The next step, once you’ve established that everything at your house is okay, is to turn on the TV to make sure that some damage WAS done somewhere, because, as I mentioned earlier, an earthquake without damages is like a rap concert without stabbing victims.
If the quake was a major one, perhaps you’ll be fortunate enough to see some “expert” opinions on television. I remember how after the San Francisco earthquake, before official results became available, the reporters spent a good half hour asking World Series fans — the same World Series fans who had compensated for the “One-Beer-at-a-Time” rule by getting good and drunk before they got to the stadium — how big THEY thought the quake was on the Sphinctor Scale.
I’m sorry. Richter Scale.
Anyway, so there were all these intoxicated baseball fans attempting to sound like they knew what they were talking about (or, at the very least, to sound coherent). One man placed the quake at five, another at eight, and yet another at 12. This last man was most drunk, and, I think, most amusing.

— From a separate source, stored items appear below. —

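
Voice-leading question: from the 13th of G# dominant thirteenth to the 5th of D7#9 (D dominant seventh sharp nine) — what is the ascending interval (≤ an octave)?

diminished fourth

G# dominant thirteenth has E# as its 13th, and D7#9 (D dominant seventh sharp nine) has A as its 5th.
E# up to A is 4 semitones, a half step narrower than a perfect fourth, so the interval is diminished.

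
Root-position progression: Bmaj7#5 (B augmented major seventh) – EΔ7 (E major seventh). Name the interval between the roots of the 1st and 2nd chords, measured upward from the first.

perfect 4th

The roots are B and E.
B up to E spans 4 letter names and 5 semitones — a perfect fourth.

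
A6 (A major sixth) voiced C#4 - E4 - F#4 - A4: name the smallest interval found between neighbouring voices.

major second

Adjacent intervals: C#4→E4 = minor third; E4→F#4 = major second; F#4→A4 = minor third.
The smallest is E4 to F#4, a major second (2 semitones).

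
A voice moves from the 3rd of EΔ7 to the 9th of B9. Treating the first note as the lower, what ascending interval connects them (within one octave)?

P4

EΔ7 has G# as its 3rd, and B9 has C# as its 9th.
G# up to C# spans 4 letter names and 5 semitones — a perfect fourth.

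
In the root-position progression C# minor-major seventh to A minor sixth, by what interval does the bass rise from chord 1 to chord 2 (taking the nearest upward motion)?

The roots are C# and A.
From C# to A: 8 semitones over a sixth = minor.

minor sixth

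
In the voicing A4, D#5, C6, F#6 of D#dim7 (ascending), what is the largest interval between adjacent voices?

Adjacent intervals: A4→D#5 = augmented fourth; D#5→C6 = diminished seventh; C6→F#6 = augmented fourth.
The largest is D#5 to C6, a diminished seventh (9 semitones).

diminished 7th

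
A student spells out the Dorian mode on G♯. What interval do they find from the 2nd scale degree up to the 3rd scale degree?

Spelling the Dorian mode on G♯: G♯ A♯ B C♯ D♯ E♯ F♯.
The 2nd scale degree is A♯ and the 3rd scale degree is B.
From A♯ to B: 1 semitone over a second = minor.

m2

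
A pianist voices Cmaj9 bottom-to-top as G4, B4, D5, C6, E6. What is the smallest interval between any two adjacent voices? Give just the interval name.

Adjacent intervals: G4→B4 = major third; B4→D5 = minor third; D5→C6 = minor seventh; C6→E6 = major third.
The smallest is B4 to D5, a minor third (3 semitones).

minor third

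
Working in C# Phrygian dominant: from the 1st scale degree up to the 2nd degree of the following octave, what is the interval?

Spelling C# Phrygian dominant: C# D E# F# G# A B.
1st scale degree = C#; scale degree 2 (up an octave) = D.
9 letter names make it a ninth; at 13 semitones (a half step narrower than major) the quality is minor.

m9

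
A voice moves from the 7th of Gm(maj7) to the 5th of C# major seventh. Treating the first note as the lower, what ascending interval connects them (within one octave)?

The 7th of Gm(maj7) is F#; the 5th of C# major seventh is G#.
From F# to G# is 2 semitones, exactly the major second.

major second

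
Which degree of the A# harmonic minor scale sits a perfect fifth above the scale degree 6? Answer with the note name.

C#

The scale is A# B# C# D# E# F# G##.
The scale degree 6 is F#; a perfect fifth above that is C# — scale degree 3.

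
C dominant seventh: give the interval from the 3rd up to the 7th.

The chord tones of C dominant seventh are C–E–G–Bb.
The 3rd is E and the 7th is Bb.
From E to Bb: 6 semitones over a fifth = diminished.
That tritone between 3rd and 7th is what gives the dominant seventh its pull toward resolution.

diminished 5th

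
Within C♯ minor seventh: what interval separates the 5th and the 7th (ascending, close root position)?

The chord tones of C♯ minor seventh are C♯–E–G♯–B.
5th = G♯; 7th = B.
3 letter names make it a third; at 3 semitones (a half step narrower than major) the quality is minor.

minor 3rd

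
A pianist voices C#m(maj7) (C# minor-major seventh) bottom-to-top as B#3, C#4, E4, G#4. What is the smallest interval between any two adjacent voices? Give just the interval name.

Adjacent intervals: B#3→C#4 = minor second; C#4→E4 = minor third; E4→G#4 = major third.
The smallest is B#3 to C#4, a minor second (1 semitone).

minor second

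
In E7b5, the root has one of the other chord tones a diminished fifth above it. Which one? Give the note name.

Bb

The chord tones of E7b5 are E–G♯–B♭–D.
The root is E. A diminished fifth above E is B♭.
B♭ is the chord's 5th.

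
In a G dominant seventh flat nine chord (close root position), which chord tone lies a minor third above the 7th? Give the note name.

Ab

G7b9: G B D F A♭.
The 7th is F. A minor third above F is A♭.
A♭ is the chord's 9th.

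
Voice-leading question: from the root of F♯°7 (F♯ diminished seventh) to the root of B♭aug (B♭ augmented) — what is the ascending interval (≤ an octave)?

diminished fourth

F♯°7 (F♯ diminished seventh) has F♯ as its root, and B♭aug (B♭ augmented) has B♭ as its root.
F♯ up to B♭ is 4 semitones, a half step narrower than a perfect fourth, so the interval is diminished.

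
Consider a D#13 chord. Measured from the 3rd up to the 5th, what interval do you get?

Spelling the chord: D#–F##–A#–C#–E#–B#.
The 3rd is F## and the 5th is A#.
3 letter names make it a third; at 3 semitones (a half step narrower than major) the quality is minor.

minor third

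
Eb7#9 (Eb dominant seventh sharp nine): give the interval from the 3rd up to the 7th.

Spelling the chord: Eb G Bb Db F#.
3rd = G; 7th = Db.
From G to Db: 6 semitones over a fifth = diminished.
This 3–7 tritone is the characteristic tension at the heart of the dominant sound.

diminished fifth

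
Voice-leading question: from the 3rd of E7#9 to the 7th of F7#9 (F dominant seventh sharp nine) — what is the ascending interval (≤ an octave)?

The 3rd of E7#9 is G#; the 7th of F7#9 (F dominant seventh sharp nine) is Eb.
From G# to Eb: 7 semitones over a sixth = diminished.

diminished sixth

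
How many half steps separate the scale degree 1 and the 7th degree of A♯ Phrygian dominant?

The scale is A♯ B C𝄪 D♯ E♯ F♯ G♯.
A♯ up to G♯ is a minor seventh — 10 semitones.

10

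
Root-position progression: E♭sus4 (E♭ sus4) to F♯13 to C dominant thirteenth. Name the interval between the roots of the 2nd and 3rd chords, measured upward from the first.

d5

The roots are F♯ and C.
5 letter names make it a fifth; at 6 semitones (a half step narrower than perfect) the quality is diminished.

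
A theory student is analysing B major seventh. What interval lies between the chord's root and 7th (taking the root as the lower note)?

Spelling the chord: B–D#–F#–A#.
That puts B below A#.
From B to A# is 11 semitones, exactly the major seventh.

major 7th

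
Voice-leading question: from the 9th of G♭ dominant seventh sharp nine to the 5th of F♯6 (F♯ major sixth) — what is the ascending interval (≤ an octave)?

The 9th of G♭ dominant seventh sharp nine is A; the 5th of F♯6 (F♯ major sixth) is C♯.
Counting 3 letters and 4 half steps from A gives a major third.

major third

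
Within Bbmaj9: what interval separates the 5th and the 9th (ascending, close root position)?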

One interesting fact about earthquakes is that animals can predict them.
No, wait. That’s not interesting. Come to think of it, NONE of this is interesting. I don’t even know why I wrote it.
Ugh. You'd think a column I'd hinted at and promoted for a month would have been funnier, but this is what I wound up with. It's violent, lame, and obvious. Even worse, it's not funny. I don't like this column.
When it was printed, the reference to stabbings at rap concerts was removed (heaven forfend we should mention something that actually happens all the time in real life). Also, the line about videotaping things falling on people was changed to say "falling on YOU." The logic here was apparently that videotaping OTHER people getting hurt is cruel, while if its yourself you're videotaping, that's fine. I guess I can see the logic there, but I thought the line was fine the way it was.
Laneta Meeker, who was the Lake Elsinore News's copy editor at the time, was a big fan of my column. She said that this one seemed forced and strained, though, like I was getting burnt-out and struggling too hard to be funny. She suggested I take a few weeks off. A few weeks later, I took her up on that. (See column #33 for the details.)